KATHERINE WALKER - December 20, 2007
There is a "complete native mind shift" about to take place in Canada. At least that's how Maclean's magazine put it in a Sept. 3, 2007, article titled An aboriginal 'glasnost'. Other media have followed suit and run stories recently on this new trend.
The shift is supposedly embodied in some of Canada's high-profile aboriginal leaders, one of whom is Chief Clarence Louie of the Osoyoos band in B.C.'s Okanagan Valley. Louie is credited with turning a bankrupt on-reserve winery into a multi-million dollar business and then creating nine other successful businesses. In his and his community's case, the shift has been from a reliance on federal government funding to profitable business ventures.
This focus on economic development on reserves is nothing new. Many aboriginal bands operate successful businesses on and off reserve, although perhaps not on the scale of the Osoyoos band. Aboriginal-run casinos are just one example of this.
If anyone is shifting their thinking on this point, it's the federal Conservative government. The prime minister himself recently unveiled his government's strategy for making economic development a pillar of its aboriginal policy. Stephen Harper did not offer specifics, but reforms that would help, rather than hinder, economic development are a step in the right direction. The current reserve system seriously impedes the economic goals of aboriginal people. In the past, some bands were forced to go ahead with building resorts and casinos in outright opposition to provincial and federal restrictions.
Changes risk alienating non-status Indians
Chief Patrick Brazeau, the leader of the Congress of Aboriginal Peoples, is another prominent aboriginal person who has been cited as representing a new way of thinking. The congress is an organization that was originally founded to represent non-status aboriginal people.
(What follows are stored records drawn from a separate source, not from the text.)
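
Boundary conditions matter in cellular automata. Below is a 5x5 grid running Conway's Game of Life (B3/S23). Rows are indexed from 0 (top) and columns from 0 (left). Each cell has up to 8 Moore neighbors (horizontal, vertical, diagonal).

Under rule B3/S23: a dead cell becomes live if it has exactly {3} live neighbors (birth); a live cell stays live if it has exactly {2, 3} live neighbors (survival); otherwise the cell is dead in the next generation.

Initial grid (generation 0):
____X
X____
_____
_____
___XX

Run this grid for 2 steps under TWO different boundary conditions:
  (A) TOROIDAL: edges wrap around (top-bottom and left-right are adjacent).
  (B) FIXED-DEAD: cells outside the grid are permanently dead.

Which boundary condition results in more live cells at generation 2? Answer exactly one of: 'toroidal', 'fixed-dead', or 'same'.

Under TOROIDAL boundary, generation 2:
X__X_
____X
_____
_____
X__X_
Population = 5

Under FIXED-DEAD boundary, generation 2:
_____
_____
_____
_____
_____
Population = 0

Comparison: toroidal=5, fixed-dead=0 -> toroidal

Answer: toroidal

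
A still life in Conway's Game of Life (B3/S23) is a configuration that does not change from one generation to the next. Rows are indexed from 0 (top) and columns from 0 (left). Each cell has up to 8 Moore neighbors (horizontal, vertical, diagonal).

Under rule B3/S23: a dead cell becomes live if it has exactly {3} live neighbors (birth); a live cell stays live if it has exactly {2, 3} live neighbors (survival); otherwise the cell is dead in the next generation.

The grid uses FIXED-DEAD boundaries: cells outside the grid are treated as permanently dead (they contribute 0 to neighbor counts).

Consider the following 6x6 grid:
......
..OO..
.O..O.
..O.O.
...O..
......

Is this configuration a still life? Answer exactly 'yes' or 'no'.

Answer: yes

Derivation:
Compute generation 1 and compare to generation 0 (given above):
Generation 1:
......
..OO..
.O..O.
..O.O.
...O..
......
The grids are IDENTICAL -> still life.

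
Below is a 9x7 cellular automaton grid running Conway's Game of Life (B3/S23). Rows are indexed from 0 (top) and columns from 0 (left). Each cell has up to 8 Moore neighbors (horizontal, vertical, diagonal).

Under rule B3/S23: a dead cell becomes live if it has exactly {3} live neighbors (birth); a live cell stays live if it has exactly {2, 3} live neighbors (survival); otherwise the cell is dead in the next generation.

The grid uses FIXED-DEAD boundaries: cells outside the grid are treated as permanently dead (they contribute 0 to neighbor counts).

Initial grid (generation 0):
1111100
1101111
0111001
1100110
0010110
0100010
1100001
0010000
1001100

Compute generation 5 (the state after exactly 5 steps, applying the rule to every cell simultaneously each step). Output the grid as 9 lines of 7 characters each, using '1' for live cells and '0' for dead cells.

Answer: 0000000
0000000
0011000
0101100
0001000
0001100
0011100
0000100
0001000

Derivation:
Simulating step by step:
Generation 0 (given above): 31 live cells
Generation 1: 22 live cells
1000000
0000001
0000001
1000001
1011001
1110111
1110000
1011000
0001000
Generation 2: 19 live cells
0000000
0000000
0000011
0100011
1011101
0000111
0000110
1001000
0011000
Generation 3: 15 live cells
0000000
0000000
0000011
0111000
0111000
0000001
0001001
0011000
0011000
Generation 4: 12 live cells
0000000
0000000
0010000
0101100
0101000
0001000
0011000
0000100
0011000
Generation 5: 13 live cells
(generation 5 grid is the final answer)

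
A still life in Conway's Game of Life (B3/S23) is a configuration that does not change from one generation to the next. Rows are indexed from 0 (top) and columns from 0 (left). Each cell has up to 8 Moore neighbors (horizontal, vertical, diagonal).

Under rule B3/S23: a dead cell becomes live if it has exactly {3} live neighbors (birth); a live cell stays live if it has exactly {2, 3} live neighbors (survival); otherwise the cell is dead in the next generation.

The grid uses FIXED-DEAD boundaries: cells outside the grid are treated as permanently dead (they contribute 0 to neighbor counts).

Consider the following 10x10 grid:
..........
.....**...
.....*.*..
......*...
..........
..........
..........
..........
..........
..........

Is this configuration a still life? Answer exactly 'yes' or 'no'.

Answer: yes

Derivation:
Compute generation 1 and compare to generation 0 (given above):
Generation 1:
..........
.....**...
.....*.*..
......*...
..........
..........
..........
..........
..........
..........
The grids are IDENTICAL -> still life.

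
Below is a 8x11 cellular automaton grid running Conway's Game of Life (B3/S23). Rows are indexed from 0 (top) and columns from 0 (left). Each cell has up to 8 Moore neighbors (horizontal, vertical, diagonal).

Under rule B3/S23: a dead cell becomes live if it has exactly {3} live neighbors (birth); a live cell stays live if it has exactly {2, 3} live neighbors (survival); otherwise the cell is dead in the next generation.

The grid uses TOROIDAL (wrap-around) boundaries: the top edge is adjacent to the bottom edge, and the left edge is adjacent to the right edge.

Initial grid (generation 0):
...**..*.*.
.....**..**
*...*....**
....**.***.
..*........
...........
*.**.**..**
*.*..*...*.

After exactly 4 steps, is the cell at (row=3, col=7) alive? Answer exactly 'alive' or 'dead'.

Simulating step by step:
Generation 0 (given above): 29 live cells
Generation 1: 31 live cells
...**....*.
*..*.**....
*...*..*...
...***..**.
........*..
.***......*
*.*****..*.
*.*..*...*.
Generation 2: 31 live cells
.***..*....
...*.**...*
.......**.*
...***.***.
........*..
**...*...**
*....**..*.
..*...*.**.
Generation 3: 35 live cells
.*.**.*..*.
*..****..*.
...*......*
....*.*....
*....***...
**...**.**.
*....***...
..**..*.***
Generation 4: 31 live cells
**....*....
*.....*..*.
...*..*...*
....*.**...
**..*...*.*
**..*...*..
*.*.*......
****....***

Cell (3,7) at generation 4: 1 -> alive

Answer: alive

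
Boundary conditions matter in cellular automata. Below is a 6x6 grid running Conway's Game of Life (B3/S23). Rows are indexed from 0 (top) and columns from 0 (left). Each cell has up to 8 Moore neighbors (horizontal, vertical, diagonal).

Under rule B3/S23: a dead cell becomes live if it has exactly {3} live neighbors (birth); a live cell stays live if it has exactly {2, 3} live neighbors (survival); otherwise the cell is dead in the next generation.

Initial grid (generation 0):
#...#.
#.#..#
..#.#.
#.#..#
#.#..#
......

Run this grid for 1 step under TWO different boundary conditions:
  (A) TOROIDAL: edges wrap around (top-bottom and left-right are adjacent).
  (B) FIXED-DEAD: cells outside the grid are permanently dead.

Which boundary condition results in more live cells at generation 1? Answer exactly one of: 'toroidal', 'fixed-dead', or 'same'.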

Non-status people are not legally recognized as Indians so have no treaty rights or access to reserve land. The mission of the congress, originally called the Native Council of Canada, was noble: to represent aboriginal people who were falling through the cracks and being ignored by chiefs, the federal government and national aboriginal organizations, which only provided services and support to status Indians.
The congress's legitimacy has always been in question because it is not directly supported by chiefs and band councils across Canada, and its membership numbers have never been very high. Recently, Brazeau has widened the population he claims the congress represents. He says his "constituents" now include all off-reserve aboriginal people. This expansion would take in almost one million people living in towns, cities and hamlets across Canada and include anyone living off reserve, regardless of whether they're Métis, Inuit or a status Indian. It's quite an ambitious claim, which muddies the congress's initial mandate. There is a risk that Brazeau's original constituents — non-status Indians — may get forgotten again amid this supposed sudden influx of off-reserve status Indians into the congress's fold.
Harper favouring congress over AFN
Despite its questionable legitimacy and phantom electorate, the congress and its leader have moved from the sidelines to become prominent political players. Harper chose the organization's annual general assembly last month to make his aboriginal policy announcements while turning down an invitation to meet with the Assembly of First Nations. On a national level, the federal government has typically met and negotiated with the AFN because it is supported by elected chiefs and councils from across Canada.
There are two main reasons why the Conservative government is shifting its focus from the AFN to the congress. The first is that the leader of the AFN, Phil Fontaine, is seen as a strong Liberal supporter, who apparently should be sidestepped if at all possible. The second is that Brazeau's 'new' way of thinking falls more in line with the overall Conservative approach to aboriginal policy.
Brazeau has been reported as saying that he would like the number of aboriginal bands reduced to 60 from the current 633. He wants to ditch the Indian Act and is advocating greater support and services for off-reserve aboriginal people as opposed to on-reserve Indians by funneling money away from reserves. Stephen Harper's most trusted advisor over the years, Tom Flanagan, wrote a comprehensive critique of aboriginal policy that called for very similar reforms. The gist of it was that rather than live on reserves, aboriginal people should be absorbed into the wider Canadian society.
Dismantling reserve system would displace many
The reality is that there is a definite, increasing migration of aboriginal people to urban centres, smack dab into the larger Canadian society. Services and supports are needed to assist them, as many who have made the move to cities and towns are encountering multiple barriers. But is it really necessary to attack the services for people living on reserve in order to assist off-reserve populations? Dismantling the reserve system would mean the forced displacement of hundreds, if not thousands, of people. Is this really fair?
What's more, Brazeau's 'new' ideas significantly impact on-reserve Indians, whom Brazeau does not represent. Naturally, many aboriginal leaders have taken offence with his stance. He's right when he says the Indian Act needs to be scrapped, but first there must be something viable to replace it. Any reforms would have to be the result of extensive and meaningful dialogue with aboriginal people, not just a unilateral endorsement of new government policy by the congress. If Brazeau's ideas had been put into practice a decade ago, there might not have been any Osoyoos band or Chief Louie.
Yes, shifts are definitely taking place, but not just in the minds of "Natives."